More balanced approach to food pricing
This surely represents a more balanced approach than some of the sometimes hysterical, and rarely factual, anti-dairy and meat propaganda currently being pedaled.
Throughout the debate around the future of private motoring, cars of all hue – diesel petrol, hybrid etc, have continued to be positively priced.
Even diesel cars, despite an horrendous reputation for environmental damage, continue to be allowed to be produced (indeed getting some state aid in EU countries in 2020 under Covid-19 supports).

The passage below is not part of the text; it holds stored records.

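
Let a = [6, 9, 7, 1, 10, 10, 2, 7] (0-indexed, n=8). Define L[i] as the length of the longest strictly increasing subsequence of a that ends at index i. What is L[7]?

   i    0    1    2    3    4    5    6    7
a[i]    6    9    7    1   10   10    2    7
L[i]    1    2    2    1    3    3    2    3

3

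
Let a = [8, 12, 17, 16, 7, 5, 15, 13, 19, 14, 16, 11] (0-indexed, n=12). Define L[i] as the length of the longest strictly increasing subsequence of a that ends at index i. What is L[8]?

4

   i    0    1    2    3    4    5    6    7    8    9   10   11
a[i]    8   12   17   16    7    5   15   13   19   14   16   11
L[i]    1    2    3    3    1    1    3    3    4    4    5    2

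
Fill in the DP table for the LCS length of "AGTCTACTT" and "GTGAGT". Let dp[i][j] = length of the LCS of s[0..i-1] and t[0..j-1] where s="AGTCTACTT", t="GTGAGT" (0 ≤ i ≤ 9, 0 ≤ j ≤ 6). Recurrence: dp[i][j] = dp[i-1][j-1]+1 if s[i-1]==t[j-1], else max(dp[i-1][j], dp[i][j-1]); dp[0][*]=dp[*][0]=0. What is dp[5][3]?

2

   ''  G  T  G  A  G  T
''  0  0  0  0  0  0  0
 A  0  0  0  0  1  1  1
 G  0  1  1  1  1  2  2
 T  0  1  2  2  2  2  3
 C  0  1  2  2  2  2  3
 T  0  1  2  2  2  2  3
 A  0  1  2  2  3  3  3
 C  0  1  2  2  3  3  3
 T  0  1  2  2  3  3  4
 T  0  1  2  2  3  3  4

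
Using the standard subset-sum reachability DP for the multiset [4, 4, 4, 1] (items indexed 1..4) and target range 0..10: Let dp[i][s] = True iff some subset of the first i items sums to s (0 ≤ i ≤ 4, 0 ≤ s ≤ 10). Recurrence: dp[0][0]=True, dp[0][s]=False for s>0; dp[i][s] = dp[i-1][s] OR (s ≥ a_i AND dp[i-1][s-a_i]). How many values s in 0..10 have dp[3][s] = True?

i\s   0   1   2   3   4   5   6   7   8   9  10
  0   T   F   F   F   F   F   F   F   F   F   F
  1   T   F   F   F   T   F   F   F   F   F   F
  2   T   F   F   F   T   F   F   F   T   F   F
  3   T   F   F   F   T   F   F   F   T   F   F
  4   T   T   F   F   T   T   F   F   T   T   F

3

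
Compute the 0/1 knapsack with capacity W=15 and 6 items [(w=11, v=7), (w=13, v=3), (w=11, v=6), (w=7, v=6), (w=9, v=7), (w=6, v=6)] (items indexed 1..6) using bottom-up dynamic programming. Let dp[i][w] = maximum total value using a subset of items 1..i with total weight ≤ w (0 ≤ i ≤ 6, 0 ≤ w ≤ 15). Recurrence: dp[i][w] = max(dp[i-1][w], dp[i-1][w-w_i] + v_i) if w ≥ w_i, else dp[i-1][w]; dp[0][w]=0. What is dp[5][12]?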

Surely an equivalent, balanced end result, in the case of meat and dairy would be a meaningful, statutory, price and policy support system, which guides consumers to choices that are best in class / more carbon efficient within the category.
Carbon efficiency in trade deals
Furthermore, as recognised in the Intergovernmental Panel on Climate Change (IPCC) report of 2019, this carbon efficiency concept could be built into World Trade Organisation (WTO) and bilateral trade deals, in order to address the very real issue of carbon leakage.
Importantly, such a balanced approach would be in line with the UN Paris Accord which supports ”increasing the ability to adapt to the adverse impact of climate change and foster climate resilience and low greenhouse gas [GHG] emissions, in a manner which does not threaten food production“.
A meaningful and effective food price support mechanism, aimed at securing real value to low environmental impact carbon efficient agricultural production, including meat and dairy, would in my view, position climate impact measures in food and agriculture on a pragmatic, balanced, yet science-based footing.